What does need serial tracking are the downstream lipid and inflammation markers that this genetic background influences: HDL, LDL particle count or ApoB (a count of cholesterol-carrying particles), Lp(a), and hs-CRP (a sensitive inflammation marker). A baseline lipid panel now, a follow-up in three to six months if you change anything, then at least annually after that, lets you see whether your interventions are actually moving the modifiable numbers your genetics make harder to manage.

What to Do With an Elevated Score

If your score is in the upper range, the next move is to map your current cardiovascular biology against your inherited risk. Order or review an advanced lipid workup including ApoB, Lp(a), and standard cholesterol. Add hs-CRP for inflammation. If those numbers are out of pattern, a lipidologist or preventive cardiologist can help decide whether early lipid-lowering therapy makes sense, even if you would not otherwise meet standard criteria. Genetic risk often justifies more aggressive treatment thresholds because it reflects lifelong exposure.

When a high polygenic score for coronary disease was disclosed to people in clinical studies, more started statin therapy, LDL cholesterol levels dropped, and over a decade-long follow-up cardiovascular events were lower than in people not told their score. The score itself does not cause the benefit. The action it triggers does.

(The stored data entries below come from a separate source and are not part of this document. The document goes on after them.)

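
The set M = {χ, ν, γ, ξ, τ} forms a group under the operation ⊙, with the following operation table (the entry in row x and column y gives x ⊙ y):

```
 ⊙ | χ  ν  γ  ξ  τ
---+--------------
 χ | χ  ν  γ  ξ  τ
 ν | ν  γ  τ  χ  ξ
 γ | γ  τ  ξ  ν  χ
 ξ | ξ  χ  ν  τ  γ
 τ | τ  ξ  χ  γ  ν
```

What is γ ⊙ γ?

ξ

Read row γ, column γ: γ ⊙ γ = ξ.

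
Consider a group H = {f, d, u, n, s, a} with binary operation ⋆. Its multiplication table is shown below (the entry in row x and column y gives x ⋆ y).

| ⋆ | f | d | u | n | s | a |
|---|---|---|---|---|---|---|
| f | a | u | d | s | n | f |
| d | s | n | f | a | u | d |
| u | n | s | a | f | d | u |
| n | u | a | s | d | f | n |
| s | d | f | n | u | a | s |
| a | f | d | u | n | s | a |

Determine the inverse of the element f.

f

First locate the identity: row a matches the header, so a is the identity.
Scan row f for a: f ⋆ f = a. Hence f^(-1) = f.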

When Results Can Be Misleading

Polygenic risk scores carry their own interpretive pitfalls that have nothing to do with how the sample was collected. The main ones to know:

• Ancestry mismatch: most lipid PRSs were built in people of European ancestry, and they predict less accurately when applied to people of African, East Asian, South Asian, or Indigenous backgrounds. If your ancestry differs from the population the score was trained on, the number is less precise.
• Percentile confusion: a result like 'top 10 percent' describes where you sit relative to a reference population, not a 10 percent probability of disease. Patients and even some clinicians frequently misread the percentile as an absolute risk.
• False reassurance from a low score: a low score lowers your inherited risk on average, but it does not erase risk from smoking, high LDL, diabetes, high blood pressure, or other lifestyle factors. The genetics are one input among many.
• Normal current lipids are not a clean bill of health: a high genetic score reflects lifelong genetic exposure. Cholesterol values that look fine today can still drift, and the pathway weakness shows up over decades.

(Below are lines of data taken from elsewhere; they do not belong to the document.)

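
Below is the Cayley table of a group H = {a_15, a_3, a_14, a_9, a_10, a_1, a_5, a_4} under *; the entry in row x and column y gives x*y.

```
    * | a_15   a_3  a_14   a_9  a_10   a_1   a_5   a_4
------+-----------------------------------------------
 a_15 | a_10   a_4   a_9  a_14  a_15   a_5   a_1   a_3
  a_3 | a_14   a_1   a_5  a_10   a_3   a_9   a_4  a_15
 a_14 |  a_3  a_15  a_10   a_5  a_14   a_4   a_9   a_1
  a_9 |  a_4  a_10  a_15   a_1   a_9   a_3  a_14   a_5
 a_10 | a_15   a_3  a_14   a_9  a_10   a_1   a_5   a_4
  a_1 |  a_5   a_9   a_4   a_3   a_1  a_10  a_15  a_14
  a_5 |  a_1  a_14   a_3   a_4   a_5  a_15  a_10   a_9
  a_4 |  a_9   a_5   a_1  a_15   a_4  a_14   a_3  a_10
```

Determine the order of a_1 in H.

2

The identity element is a_10 (its row matches the header).
a_1^1 = a_1
a_1^2 = a_1*a_1 = a_10
The first power of a_1 equal to the identity is a_1^2, so ord(a_1) = 2.
(Structurally, H here is isomorphic to the dihedral group D_4.)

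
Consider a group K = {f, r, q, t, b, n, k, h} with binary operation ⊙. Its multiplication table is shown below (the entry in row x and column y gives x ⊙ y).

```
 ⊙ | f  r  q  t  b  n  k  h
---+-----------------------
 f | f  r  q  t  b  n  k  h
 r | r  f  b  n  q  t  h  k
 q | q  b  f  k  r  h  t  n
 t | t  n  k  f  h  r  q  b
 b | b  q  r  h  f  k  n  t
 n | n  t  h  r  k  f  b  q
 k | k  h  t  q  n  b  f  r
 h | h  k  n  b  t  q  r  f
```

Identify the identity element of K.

f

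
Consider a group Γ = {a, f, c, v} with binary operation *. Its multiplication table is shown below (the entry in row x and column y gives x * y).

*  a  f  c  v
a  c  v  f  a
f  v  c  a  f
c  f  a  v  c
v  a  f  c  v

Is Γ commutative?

Yes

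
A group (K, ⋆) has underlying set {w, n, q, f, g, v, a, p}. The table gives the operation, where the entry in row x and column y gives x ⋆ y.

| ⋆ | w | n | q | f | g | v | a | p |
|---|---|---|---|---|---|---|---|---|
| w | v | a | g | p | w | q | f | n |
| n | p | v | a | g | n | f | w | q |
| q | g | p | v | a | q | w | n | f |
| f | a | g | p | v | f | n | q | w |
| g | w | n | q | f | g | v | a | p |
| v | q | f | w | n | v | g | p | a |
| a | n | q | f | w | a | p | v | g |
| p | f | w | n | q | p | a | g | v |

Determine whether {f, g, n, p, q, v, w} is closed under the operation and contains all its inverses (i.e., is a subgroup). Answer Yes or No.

No

v ⋆ p = a, which is not in {f, g, n, p, q, v, w}.
The subset is not closed under ⋆, so it is not a subgroup.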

Who Should Know Their Score

The strongest case for testing is someone with a family history of early heart attack or stroke, low HDL that runs in the family, or a personal lipid pattern that does not match how they live. It is also useful for anyone making long-term decisions about whether to start lipid-lowering medication, because inherited risk argues for acting sooner rather than waiting for damage to accumulate.